We study the presentation on the book, forget about the presentation on the notes for now. Once we built the intuition, we go back and correct the notes. While this might ends up further one’s understanding by a lot, it’s time consuming and honestly a horribly lonely journey.

The status quo is really far from ideal. Yet I don’t immediately see a way to improve it: the course has to keep developing because most of the materials covered are fairly new [6]. Unlike things like calculus, which have been taught for decades if not centuries, we don’t really know what is the optimal way of teaching it [7]. So yes, inevitably, we have to make modifications every year.

The supplements and homeworks makes things a little bit better. Supplements often clarifies a particular setup in a concise documents. Related rules are often bundled together. Homeworks, on the other hand, are self-contained presentations of different systems.

Short Conclusions

Teaching 15-312 is absolutely fun. I would recommend the experience to whoever with the qualifications and opportunities.

Footnotes:

[1] Believe me, student do learn things from the exams. Some the most memorable things one would learn in a course actually comes from the exam questions. I know this because I do.

[2] It’s not our fault if a student failed to learn anything valuable if they decided to finish all his/her homework in the last 24-hrs, but in the end, pointing fingers doesn’t improve the situation at all. We either find a way to stop student from doing this (unlikely) or we can try to design things around it. Final piece of advice: leave the “learning a skill” type of courses to the end if you have to choose.

[3] And being able to in some sense define a language is much more fun!

[4] Case in point: This semester we presented PCF in the modal separated fashion, which is cleaner in theory. The book, however didn’t introduce modality until like 10 chapters later.
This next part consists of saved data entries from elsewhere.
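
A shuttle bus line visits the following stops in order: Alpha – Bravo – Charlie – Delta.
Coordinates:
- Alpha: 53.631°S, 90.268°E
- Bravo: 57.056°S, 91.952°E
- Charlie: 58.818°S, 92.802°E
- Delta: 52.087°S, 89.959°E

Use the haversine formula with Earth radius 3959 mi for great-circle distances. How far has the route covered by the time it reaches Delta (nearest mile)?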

[5] Case in point: Dynamic Classification depends on the notion of symbols (and symbol contexts), which is introduced in a different chapter. The subtle yet central idea around symbols (alpha-conversions) goes all the way back to the first chapters. I doubt anyone could realize the ramifications when they read about alpha-conversion in the first chapter.

[6] E.g: the central idea of type soundness (type safety, progress and preservation) is first proposed in early 1990s!

[7] One can even say that it’s unsettled debate on how to define programming languages. What we learned today might not be the optimal way of understanding programming languages.